Bismillah...
"Sungguh
Konstantinopel akan ditaklukkan, sebaik-baik pemimpin adalah pemimpin pasukan
pada saat itu dan sebaik baik pasukan adalah pasukan pada saat itu."
Hadits ini
sangatlah terkenal. Banyak orang yang tahu, hafal bahkan menyukainya. Bisyaroh
Rasulullah yang menjadi kenyataan pada tahun 1453 M. Penaklukan Konstantinopel
yang dilakukan oleh seorang pemuda berumur kira2 21 tahun. Muhammad ats-Tsani
atau lebih dikenal dengan Muhammad al-Fatih. Muhammad ats-Tsani adalah anak
dari Sultan Murod.
Sultan Murod
adalah seorang Sultan dari dinasti Utsmaniyyah. Sultan Murod jelas adalah orang
yang shaleh. Ilmunya pun mumpuni, ibadahnya rajin, berakhlak yang baik, dekat
dengan Allah. Beliau berkeinginan untuk menaklukkan Konstantinopel yang
sebenarnya sudah takluk semasa Nabi Muhammad Saw mengabarkannya. Tinggal
menunggu waktunya saja.
Maka dari itu,
beliau menghimpun pasukan yang besar untuk menembus benteng Konstantinopel yang
terkenal sulit untuk ditembus. Pertempuran dahsyat terjadi dan hasilnya nihil.
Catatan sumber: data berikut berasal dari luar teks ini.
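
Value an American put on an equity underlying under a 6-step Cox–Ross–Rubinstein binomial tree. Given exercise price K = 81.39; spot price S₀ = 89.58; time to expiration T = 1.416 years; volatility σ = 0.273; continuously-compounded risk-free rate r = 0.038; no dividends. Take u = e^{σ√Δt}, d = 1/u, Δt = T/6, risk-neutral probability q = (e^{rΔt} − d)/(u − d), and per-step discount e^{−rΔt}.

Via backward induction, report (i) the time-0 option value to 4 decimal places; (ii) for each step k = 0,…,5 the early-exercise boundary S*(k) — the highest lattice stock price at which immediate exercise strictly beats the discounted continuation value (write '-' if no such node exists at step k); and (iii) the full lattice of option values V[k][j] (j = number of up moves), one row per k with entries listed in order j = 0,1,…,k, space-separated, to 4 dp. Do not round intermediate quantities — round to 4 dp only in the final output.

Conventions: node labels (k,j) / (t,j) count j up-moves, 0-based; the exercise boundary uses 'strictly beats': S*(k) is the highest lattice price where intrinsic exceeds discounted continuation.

Δt=0.23600  u=1.14182  d=0.87580  q=0.50076  discount=0.99107
step 6 (expiry): payoffs max(K−S,0) = 40.9672 28.6887 12.6806 0.0000 0.0000 0.0000 0.0000
step 5: (k=5,j=0): S=46.1556, K−S=35.2344, hold=34.5078 ⇒ V=35.2344 exercise | (k=5,j=1): S=60.1754, K−S=21.2146, hold=20.4880 ⇒ V=21.2146 exercise | (k=5,j=2): S=78.4537, K−S=2.9363, hold=6.2742 ⇒ V=6.2742 continue | (k=5,j=3): S=102.2842, K−S=0.0000, hold=0.0000 ⇒ V=0.0000 continue | (k=5,j=4): S=133.3532, K−S=0.0000, hold=0.0000 ⇒ V=0.0000 continue | (k=5,j=5): S=173.8594, K−S=0.0000, hold=0.0000 ⇒ V=0.0000 continue  boundary S*=60.1754
step 4: (k=4,j=0): S=52.7013, K−S=28.6887, hold=27.9620 ⇒ V=28.6887 exercise | (k=4,j=1): S=68.7094, K−S=12.6806, hold=13.6105 ⇒ V=13.6105 continue | (k=4,j=2): S=89.5800, K−S=0.0000, hold=3.1044 ⇒ V=3.1044 continue | (k=4,j=3): S=116.7901, K−S=0.0000, hold=0.0000 ⇒ V=0.0000 continue | (k=4,j=4): S=152.2652, K−S=0.0000, hold=0.0000 ⇒ V=0.0000 continue  boundary S*=52.7013
step 3: (k=3,j=0): S=60.1754, K−S=21.2146, hold=20.9495 ⇒ V=21.2146 exercise | (k=3,j=1): S=78.4537, K−S=2.9363, hold=8.2750 ⇒ V=8.2750 continue | (k=3,j=2): S=102.2842, K−S=0.0000, hold=1.5360 ⇒ V=1.5360 continue | (k=3,j=3): S=133.3532, K−S=0.0000, hold=0.0000 ⇒ V=0.0000 continue  boundary S*=60.1754
step 2: (k=2,j=0): S=68.7094, K−S=12.6806, hold=14.6035 ⇒ V=14.6035 continue | (k=2,j=1): S=89.5800, K−S=0.0000, hold=4.8566 ⇒ V=4.8566 continue | (k=2,j=2): S=116.7901, K−S=0.0000, hold=0.7600 ⇒ V=0.7600 continue  boundary S*=-
step 1: (k=1,j=0): S=78.4537, K−S=2.9363, hold=9.6359 ⇒ V=9.6359 continue | (k=1,j=1): S=102.2842, K−S=0.0000, hold=2.7802 ⇒ V=2.7802 continue  boundary S*=-
step 0: (k=0,j=0): S=89.5800, K−S=0.0000, hold=6.1475 ⇒ V=6.1475 continue  boundary S*=-

price = 6.1475
boundary = - - - 60.1754 52.7013 60.1754
tree:
6.1475
9.6359 2.7802
14.6035 4.8566 0.7600
21.2146 8.2750 1.5360 0.0000
28.6887 13.6105 3.1044 0.0000 0.0000
35.2344 21.2146 6.2742 0.0000 0.0000 0.0000
40.9672 28.6887 12.6806 0.0000 0.0000 0.0000 0.0000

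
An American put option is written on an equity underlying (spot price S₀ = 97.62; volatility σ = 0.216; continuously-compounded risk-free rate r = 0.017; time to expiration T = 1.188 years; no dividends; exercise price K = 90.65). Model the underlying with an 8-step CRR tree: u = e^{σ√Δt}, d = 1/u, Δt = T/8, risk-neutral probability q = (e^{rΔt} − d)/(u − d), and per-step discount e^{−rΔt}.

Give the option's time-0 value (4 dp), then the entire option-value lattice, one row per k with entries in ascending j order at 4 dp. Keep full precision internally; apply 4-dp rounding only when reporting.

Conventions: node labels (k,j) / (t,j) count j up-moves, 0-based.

price = 5.3555
tree:
5.3555
7.8789 2.8020
11.2608 4.4603 1.1203
15.5597 6.9215 1.9660 0.2611
20.6753 10.4071 3.3918 0.5177 0.0000
26.2640 15.0405 5.7214 1.0264 0.0000 0.0000
31.4063 20.6753 9.3542 2.0351 0.0000 0.0000 0.0000
36.1379 26.2640 14.6015 4.0351 0.0000 0.0000 0.0000 0.0000
40.4916 31.4063 20.6753 8.0005 0.0000 0.0000 0.0000 0.0000 0.0000

Δt=0.14850  u=1.08680  d=0.92013  q=0.49437  discount=0.99748
step 8 (expiry): payoffs max(K−S,0) = 40.4916 31.4063 20.6753 8.0005 0.0000 0.0000 0.0000 0.0000 0.0000
k=7: (k=7,j=0): S=54.5121, K−S=36.1379, hold=35.9093 ⇒ V=36.1379 exercise | (k=7,j=1): S=64.3860, K−S=26.2640, hold=26.0354 ⇒ V=26.2640 exercise | (k=7,j=2): S=76.0485, K−S=14.6015, hold=14.3730 ⇒ V=14.6015 exercise | (k=7,j=3): S=89.8234, K−S=0.8266, hold=4.0351 ⇒ V=4.0351 continue | (k=7,j=4): S=106.0934, K−S=0.0000, hold=0.0000 ⇒ V=0.0000 continue | (k=7,j=5): S=125.3104, K−S=0.0000, hold=0.0000 ⇒ V=0.0000 continue | (k=7,j=6): S=148.0082, K−S=0.0000, hold=0.0000 ⇒ V=0.0000 continue | (k=7,j=7): S=174.8174, K−S=0.0000, hold=0.0000 ⇒ V=0.0000 continue
k=6: (k=6,j=0): S=59.2437, K−S=31.4063, hold=31.1777 ⇒ V=31.4063 exercise | (k=6,j=1): S=69.9747, K−S=20.6753, hold=20.4467 ⇒ V=20.6753 exercise | (k=6,j=2): S=82.6495, K−S=8.0005, hold=9.3542 ⇒ V=9.3542 continue | (k=6,j=3): S=97.6200, K−S=0.0000, hold=2.0351 ⇒ V=2.0351 continue | (k=6,j=4): S=115.3022, K−S=0.0000, hold=0.0000 ⇒ V=0.0000 continue | (k=6,j=5): S=136.1873, K−S=0.0000, hold=0.0000 ⇒ V=0.0000 continue | (k=6,j=6): S=160.8553, K−S=0.0000, hold=0.0000 ⇒ V=0.0000 continue
k=5: (k=5,j=0): S=64.3860, K−S=26.2640, hold=26.0354 ⇒ V=26.2640 exercise | (k=5,j=1): S=76.0485, K−S=14.6015, hold=15.0405 ⇒ V=15.0405 continue | (k=5,j=2): S=89.8234, K−S=0.8266, hold=5.7214 ⇒ V=5.7214 continue | (k=5,j=3): S=106.0934, K−S=0.0000, hold=1.0264 ⇒ V=1.0264 continue | (k=5,j=4): S=125.3104, K−S=0.0000, hold=0.0000 ⇒ V=0.0000 continue | (k=5,j=5): S=148.0082, K−S=0.0000, hold=0.0000 ⇒ V=0.0000 continue
k=4: (k=4,j=0): S=69.9747, K−S=20.6753, hold=20.6632 ⇒ V=20.6753 exercise | (k=4,j=1): S=82.6495, K−S=8.0005, hold=10.4071 ⇒ V=10.4071 continue | (k=4,j=2): S=97.6200, K−S=0.0000, hold=3.3918 ⇒ V=3.3918 continue | (k=4,j=3): S=115.3022, K−S=0.0000, hold=0.5177 ⇒ V=0.5177 continue | (k=4,j=4): S=136.1873, K−S=0.0000, hold=0.0000 ⇒ V=0.0000 continue
k=3: (k=3,j=0): S=76.0485, K−S=14.6015, hold=15.5597 ⇒ V=15.5597 continue | (k=3,j=1): S=89.8234, K−S=0.8266, hold=6.9215 ⇒ V=6.9215 continue | (k=3,j=2): S=106.0934, K−S=0.0000, hold=1.9660 ⇒ V=1.9660 continue | (k=3,j=3): S=125.3104, K−S=0.0000, hold=0.2611 ⇒ V=0.2611 continue
k=2: (k=2,j=0): S=82.6495, K−S=8.0005, hold=11.2608 ⇒ V=11.2608 continue | (k=2,j=1): S=97.6200, K−S=0.0000, hold=4.4603 ⇒ V=4.4603 continue | (k=2,j=2): S=115.3022, K−S=0.0000, hold=1.1203 ⇒ V=1.1203 continue
k=1: (k=1,j=0): S=89.8234, K−S=0.8266, hold=7.8789 ⇒ V=7.8789 continue | (k=1,j=1): S=106.0934, K−S=0.0000, hold=2.8020 ⇒ V=2.8020 continue
k=0: (k=0,j=0): S=97.6200, K−S=0.0000, hold=5.3555 ⇒ V=5.3555 continue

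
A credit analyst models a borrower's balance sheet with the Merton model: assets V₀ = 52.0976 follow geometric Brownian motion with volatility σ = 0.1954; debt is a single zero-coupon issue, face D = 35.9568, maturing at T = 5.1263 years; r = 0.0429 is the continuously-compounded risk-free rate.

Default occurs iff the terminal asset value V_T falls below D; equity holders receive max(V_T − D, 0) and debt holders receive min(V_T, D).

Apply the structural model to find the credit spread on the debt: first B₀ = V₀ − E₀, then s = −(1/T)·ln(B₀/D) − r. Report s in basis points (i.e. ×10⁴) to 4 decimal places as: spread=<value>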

Beliau gagal untuk menaklukkan Konstantinopel.
Beliau lalu
mengkaji ulang hadits di atas tadi. Ternyata ada yang salah. Memang beliau
adalah pemimpin yang shaleh, tapi tidak untuk pasukannya. Masih ada yang
bermaksiat. Beliau lalu mendelegasikan tugas itu ke tampuk anaknya, Muhammad
ats-Tsani yang masih kecil. Dihimpunlah ulama2 yang mumpuni dan shaleh untuk
mengajari anaknya banyak ilmu (baik ilmu dunia maupun ilmu agama) sampai ia
dewasa.
Masya Allah,
Konstantinopel pun akhirnya ditembus oleh Muhammad ats-Tsani dengan luar biasa
sehingga beliau digelari al-Fatih. Jadilah beliau sebaik2 pemimpin dan
pasukannya sebaik2 pasukan. Seorang pemimpin dan pasukan yang shaleh, tak
pernah bermaksiat. Luar biasa.
Apa maksud dari
tulisan ini?
Ternyata
kebangkitan Islam bukan dengan cara memiliki pemimpin yang shaleh saja. Tidak
bisa! Kita memerlukan pasukan2 yang shaleh juga. Sebagaimana hadits itu,
pemimpin dan pasukannya harus terbaik. Jadi bisa dianalogikan kalau ingin suatu
negara menjadi sebuah ke-Khilafah-an, perlu memiliki pemimpin dan pasukan (atau
rakyat) yang terbaik juga.
Kita tak bisa
memaksakan kehendak agar orang banyak menjalankan syariat Islam secara kaffah.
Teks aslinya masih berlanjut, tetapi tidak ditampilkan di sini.